Although it appears the House Stopping Bad Robocalls Act has significant traction at this time, there are some concerns that its scope is too broad.  The concern is that the House bill inadvertently targets legitimate business communications instead of just the problematic bad actors and won’t effectuate the change necessary to change the current landscape.  ACA International, an industry group and political voice for credit and collection professionals, has voiced this concern to Congress and its concerns have been noted in certain facets of the Senate’s robocalls bill.  In the Senate, a more narrow, but somewhat overlapping bill, the Telephone Robocall Abuse Criminal Enforcement and Deterrence (TRACED) Act, is now awaiting a House vote.  The TRACED Act passed the senate 97-1.  In an interview for ACA, Senate Majority Whip John Thune, R-S.D., lead sponsor of the TRACED Act stated, “If the House comes out with something that attracts more detractors and forces us to go into conference, it prolongs what should be, I think, a fairly simple and straightforward process . . . . I would like to see them pick up our bill [the TRACED Act] and pass it.” 
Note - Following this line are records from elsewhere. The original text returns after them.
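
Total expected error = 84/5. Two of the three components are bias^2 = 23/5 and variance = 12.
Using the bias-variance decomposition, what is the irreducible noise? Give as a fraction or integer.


Total error = bias^2 + variance + irreducible noise. So irreducible noise = 84/5 - 23/5 - 12 = 1/5.

1/5


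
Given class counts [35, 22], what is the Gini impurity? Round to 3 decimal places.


Total = 57. Proportions: 35/57, 22/57. sum(p_i^2) = 0.5260. Gini = 1 - 0.5260 = 0.4740, which rounds to 0.474.

0.474


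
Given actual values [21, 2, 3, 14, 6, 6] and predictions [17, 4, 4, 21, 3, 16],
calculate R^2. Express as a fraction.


Mean(y) = 26/3. SS_res = 179. SS_tot = 814/3. R^2 = 1 - 179/(814/3) = 277/814.

277/814


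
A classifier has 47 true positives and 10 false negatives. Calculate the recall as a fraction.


Recall = TP / (TP + FN) = 47 / 57 = 47/57.

47/57


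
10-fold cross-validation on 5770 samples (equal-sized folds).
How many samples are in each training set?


Each validation fold has 5770/10 = 577 samples. Training set = 5770 - 577 = 5193.

5193


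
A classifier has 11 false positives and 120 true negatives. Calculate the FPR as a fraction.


FPR = FP / (FP + TN) = 11 / 131 = 11/131.

11/131


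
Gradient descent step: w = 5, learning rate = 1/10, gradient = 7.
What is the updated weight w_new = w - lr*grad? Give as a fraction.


w_new = 5 - 1/10 * 7 = 5 - 7/10 = 43/10.

43/10


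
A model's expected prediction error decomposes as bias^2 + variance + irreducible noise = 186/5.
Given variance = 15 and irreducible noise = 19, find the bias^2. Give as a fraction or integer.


Total error = bias^2 + variance + irreducible noise. So bias^2 = 186/5 - 15 - 19 = 16/5.

16/5


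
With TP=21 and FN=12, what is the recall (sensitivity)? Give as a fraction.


Recall = TP / (TP + FN) = 21 / 33 = 7/11.

7/11


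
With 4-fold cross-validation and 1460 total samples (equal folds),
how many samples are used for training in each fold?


Each validation fold has 1460/4 = 365 samples. Training set = 1460 - 365 = 1095.

1095


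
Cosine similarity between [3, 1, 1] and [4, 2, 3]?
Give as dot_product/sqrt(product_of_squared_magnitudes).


dot = 17. |a|^2 = 11, |b|^2 = 29. cos = 17/sqrt(319).

17/sqrt(319)


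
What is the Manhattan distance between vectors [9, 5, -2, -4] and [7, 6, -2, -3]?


d = sum of absolute differences: |9-7|=2 + |5-6|=1 + |-2--2|=0 + |-4--3|=1 = 4.

4


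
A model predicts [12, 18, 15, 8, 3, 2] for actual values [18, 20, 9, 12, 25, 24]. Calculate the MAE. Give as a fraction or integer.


MAE = (1/6) * (|18-12|=6 + |20-18|=2 + |9-15|=6 + |12-8|=4 + |25-3|=22 + |24-2|=22). Sum = 62. MAE = 31/3.

31/3


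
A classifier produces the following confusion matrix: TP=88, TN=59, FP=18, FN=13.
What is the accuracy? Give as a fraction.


Accuracy = (TP + TN) / (TP + TN + FP + FN) = (88 + 59) / 178 = 147/178.

147/178


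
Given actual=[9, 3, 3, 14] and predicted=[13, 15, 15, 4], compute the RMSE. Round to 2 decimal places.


MSE = 101.0000. RMSE = sqrt(101.0000) = 10.05.

10.05


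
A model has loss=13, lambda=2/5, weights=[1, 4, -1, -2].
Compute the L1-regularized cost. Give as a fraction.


L1 norm = sum(|w|) = 8. J = 13 + 2/5 * 8 = 81/5.

81/5


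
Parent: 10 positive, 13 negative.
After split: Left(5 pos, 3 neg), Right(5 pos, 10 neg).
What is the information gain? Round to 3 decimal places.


H(parent) = 0.9877. H(left) = 0.9544, H(right) = 0.9183. Weighted = (8/23)*0.9544 + (15/23)*0.9183 = 0.9309. IG = 0.9877 - 0.9309 = 0.0568, which rounds to 0.057.

0.057


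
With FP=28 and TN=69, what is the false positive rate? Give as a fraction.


FPR = FP / (FP + TN) = 28 / 97 = 28/97.

28/97


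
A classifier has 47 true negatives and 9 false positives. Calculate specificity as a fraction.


Specificity = TN / (TN + FP) = 47 / 56 = 47/56.

47/56


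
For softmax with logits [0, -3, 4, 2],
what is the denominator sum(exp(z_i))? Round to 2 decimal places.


Denom = e^0=1.0000 + e^-3=0.0498 + e^4=54.5982 + e^2=7.3891. Sum = 63.0371, which rounds to 63.04.

63.04


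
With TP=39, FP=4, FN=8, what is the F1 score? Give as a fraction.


Precision = 39/43 = 39/43. Recall = 39/47 = 39/47. F1 = 2*P*R/(P+R) = 13/15.

13/15


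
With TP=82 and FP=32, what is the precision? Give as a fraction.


Precision = TP / (TP + FP) = 82 / 114 = 41/57.

41/57


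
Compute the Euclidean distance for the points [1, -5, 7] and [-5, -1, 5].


d = sqrt(sum of squared differences). (1--5)^2=36, (-5--1)^2=16, (7-5)^2=4. Sum = 56.

sqrt(56)


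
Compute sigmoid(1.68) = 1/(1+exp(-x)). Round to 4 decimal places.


sigma(1.68) = 1/(1+e^(-1.68)) = 1/(1+0.186374) = 1/1.186374 = 0.8429.

0.8429


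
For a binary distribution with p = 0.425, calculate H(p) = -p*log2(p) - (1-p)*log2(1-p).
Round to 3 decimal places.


H = -0.425*log2(0.425) - 0.575*log2(0.575) = 0.984.

0.984


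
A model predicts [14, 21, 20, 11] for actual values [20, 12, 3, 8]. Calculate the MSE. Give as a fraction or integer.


MSE = (1/4) * ((20-14)^2=36 + (12-21)^2=81 + (3-20)^2=289 + (8-11)^2=9). Sum = 415. MSE = 415/4.

415/4


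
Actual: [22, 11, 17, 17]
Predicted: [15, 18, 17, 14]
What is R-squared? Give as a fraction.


Mean(y) = 67/4. SS_res = 107. SS_tot = 243/4. R^2 = 1 - 107/(243/4) = -185/243.

-185/243


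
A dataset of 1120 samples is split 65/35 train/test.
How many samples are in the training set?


Test set = 1120 * 35% = 392. Training set = 1120 - 392 = 728.

728


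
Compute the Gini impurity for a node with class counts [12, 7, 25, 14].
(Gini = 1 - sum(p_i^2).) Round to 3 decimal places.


Total = 58. Proportions: 12/58, 7/58, 25/58, 14/58. sum(p_i^2) = 0.3014. Gini = 1 - 0.3014 = 0.6986, which rounds to 0.699.

0.699


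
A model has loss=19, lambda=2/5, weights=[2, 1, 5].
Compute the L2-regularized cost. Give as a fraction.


L2 sq norm = sum(w^2) = 30. J = 19 + 2/5 * 30 = 31.

31


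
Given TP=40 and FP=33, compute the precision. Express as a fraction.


Precision = TP / (TP + FP) = 40 / 73 = 40/73.

40/73


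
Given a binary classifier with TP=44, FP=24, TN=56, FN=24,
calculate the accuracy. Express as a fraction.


Accuracy = (TP + TN) / (TP + TN + FP + FN) = (44 + 56) / 148 = 25/37.

25/37


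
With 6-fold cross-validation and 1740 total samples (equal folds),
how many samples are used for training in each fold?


Each validation fold has 1740/6 = 290 samples. Training set = 1740 - 290 = 1450.

1450


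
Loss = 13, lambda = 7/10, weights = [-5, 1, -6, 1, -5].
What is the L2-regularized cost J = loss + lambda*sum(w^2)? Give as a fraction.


L2 sq norm = sum(w^2) = 88. J = 13 + 7/10 * 88 = 373/5.

373/5


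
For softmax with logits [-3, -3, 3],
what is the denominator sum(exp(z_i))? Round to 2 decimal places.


Denom = e^-3=0.0498 + e^-3=0.0498 + e^3=20.0855. Sum = 20.1851, which rounds to 20.19.

20.19


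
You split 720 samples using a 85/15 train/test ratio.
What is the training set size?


Test set = 720 * 15% = 108. Training set = 720 - 108 = 612.

612


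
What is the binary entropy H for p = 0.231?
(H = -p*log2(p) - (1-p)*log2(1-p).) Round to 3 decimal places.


H = -0.231*log2(0.231) - 0.769*log2(0.769) = 0.780.

0.780


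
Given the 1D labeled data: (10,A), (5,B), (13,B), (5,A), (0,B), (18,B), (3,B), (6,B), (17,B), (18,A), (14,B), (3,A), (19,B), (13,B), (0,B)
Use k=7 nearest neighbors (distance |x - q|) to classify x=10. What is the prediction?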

The TRACED Act would specifically target bad actors – illegal scammers and overseas robocallers – criminalizing illegal robocalls with penalties up to $10,000 per call.  It would also require telecommunications providers to use a new caller ID authentication technology called SHAKEN/STIR.  This technology combats “spoofing,” as described above.  The FCC’s Commissioner, Ajit Pai, however, has “demanded that carriers adopt these standards to combat malicious spoofing.”  With both sides of the Congressional aisle aimed at alignment for once, he may just get his wish. 

Though it is unclear as of the writing of this article what, if any, law or laws will be passed in the near future, one thing is certain: robocalls are squarely in the crosshairs.  The House, the Senate, the FCC, consumers, and businesses are all pushing for relief.  If and when change comes, will it be enough or will technology once again outpace lawmaking?